MUNICH (Reuters) – Bayern Munich saw annual turnover dip slightly to 523.7 million ($554.86 million) in the 2014/15 fiscal year but still broke the half a billion barrier for the second successive year as club bosses demanded bigger TV deals to close the gap with the Premier League.
The Bundesliga champions, Germany’s richest club and one of the wealthiest in the world, posted a 528 million euros turnover in the last financial year, their best result in 114 years.
Profit stood at 23.8 million euros, up from just over 16 million after tax, while earnings before interest, tax, depreciation and amortisation rose to 111.3 million euros, up from 98.7 million last year.
Club membership also rose to 270,329 up from 251,000 the previous year.
But CEO Karl-Heinz Rummenigge urged the German Football League (DFL) to ensure better television rights deals if German clubs are to remain competitive as higher revenues for English clubs meant bigger salaries for players.
“That means transfer sums and salaries will rise sharply in the coming years. The Bundesliga will feel it and Bayern too.
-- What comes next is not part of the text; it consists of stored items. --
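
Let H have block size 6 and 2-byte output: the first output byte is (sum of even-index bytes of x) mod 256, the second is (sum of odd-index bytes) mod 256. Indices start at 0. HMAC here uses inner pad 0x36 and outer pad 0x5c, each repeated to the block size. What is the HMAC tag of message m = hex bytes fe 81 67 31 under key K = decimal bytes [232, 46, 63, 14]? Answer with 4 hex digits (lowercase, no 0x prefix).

Key decimal bytes [232, 46, 63, 14] = e8 2e 3f 0e is 4 bytes ≤ B = 6; zero-pad to 6 bytes: K' = e8 2e 3f 0e 00 00.
K' ⊕ ipad = de 18 09 38 36 36.  K' ⊕ opad = b4 72 63 52 5c 5c.
Inner input = (K'⊕ipad) ∥ m = de 18 09 38 36 36 ∥ fe 81 67 31.
Inner hash: even-index sum = 642 mod 256 = 130; odd-index sum = 312 mod 256 = 56 → 82 38.
Outer input = (K'⊕opad) ∥ inner = b4 72 63 52 5c 5c ∥ 82 38.
Outer hash (tag): even-index sum = 501 mod 256 = 245; odd-index sum = 344 mod 256 = 88 → f5 58.

f558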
We are already feeling it,” Rummenigge said.
The annual German figure of about 800 million euros for TV rights is a fraction of the almost three billion euros English top flight clubs will net per season from broadcasters Sky SKYB.L and BT BT.L under a new contract running between 2016 and 2019.
“Bayern has its price, I can assure you a very high price, and there are reasons for that,” Rummenigge said. “I am not prepared to accept that Bayern is in 26th place (in annual TV rights revenues in Europe). This cannot be our aim,” he said. “I call on the DFL to urgently increase revenues… for clubs to remain competitive internationally.”
Bayern will receive 73 million euros from TV rights for the current season compared with Manchester United’s 210 million euros, Rummenigge said.
Bayern are top of the Bundesliga and eyeing a record fourth consecutive league title this season after their best start. They are also through to the Champions League knockout stage and in the running for the German Cup.
“We are experiencing the team’s best times of its 115-year history,” Rummenigge said. “Bayern remain financially solid and seriously structured. We want success but want to refinance it. Every euro spent must be a euro earned.”